考えてみると、四塵と五蘊は形あるものを分析し、六度と三乗はあらゆる生きものを運び載せる。あらゆる行いは空に帰し、あらゆる門は善に入る。その弁舌の才と智慧は、どうして七経や諸子百家の博識にとどまろうか。明らかに堯・舜・周公・孔子の及ぶところではない。仏教と儒教の二つの教えは、もともと一体である。次第に積み重なって異なるものとなり、深さ浅さが同じではなくなった。仏典の入門には五つの戒めが設けられている。

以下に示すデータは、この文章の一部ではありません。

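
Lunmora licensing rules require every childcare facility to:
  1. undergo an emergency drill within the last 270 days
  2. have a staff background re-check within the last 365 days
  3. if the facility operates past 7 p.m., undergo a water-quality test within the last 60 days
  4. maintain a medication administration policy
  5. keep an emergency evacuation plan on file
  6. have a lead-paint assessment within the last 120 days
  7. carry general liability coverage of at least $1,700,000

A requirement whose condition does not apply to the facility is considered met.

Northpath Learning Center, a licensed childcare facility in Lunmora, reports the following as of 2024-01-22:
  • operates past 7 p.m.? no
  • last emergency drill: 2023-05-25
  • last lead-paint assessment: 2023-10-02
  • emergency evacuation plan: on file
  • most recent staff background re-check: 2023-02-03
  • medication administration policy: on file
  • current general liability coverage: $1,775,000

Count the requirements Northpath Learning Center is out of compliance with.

0

1. emergency drill 242 days ago vs limit 270 → met
2. staff background re-check 353 days ago vs limit 365 → met
3. condition 'operates past 7 p.m.' does not hold → requirement n/a → met
4. medication administration policy present → met
5. emergency evacuation plan present → met
6. lead-paint assessment 112 days ago vs limit 120 → met
7. general liability coverage $1,775,000 ≥ $1,700,000 → met
Not met: 0 of 7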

儒教の仁・義・礼・智・信は、みなこれと合致する。仁とは殺さない戒め、義とは盗まない戒め、礼とは邪淫しない戒め、智とは酒を飲まない戒め、信とは偽らない戒めである。狩猟や軍事、宴会や刑罰といったことに至っては、民の性質に基づくもので、急には除けない。それに即して節度を定め、度を越さないようにするだけである。周公と孔子に帰依して仏教に背くのは、なんと迷ったことか。

解説

仏教と儒教を対立させず、同じものの深浅の違いだと位置づけた一段です。五戒と五常を一つずつ対応させます。仁は不殺、義は不盗、礼は不邪、智は不飲酒、信は不妄語。二つの体系を並べて、同じ骨格を見せる手つきです。これは顔之推が仏教を弁護する立論であって、そのまま史実として読むものではありません。しかし方法としては学べます。対立して見える二つの体系を、どの水準で対応させれば同じ骨格が見えるかを探す。異なる部門や異なる文化の主張がぶつかるとき、上位の共通項を見つけて対応表を作ると、議論の土俵ができます。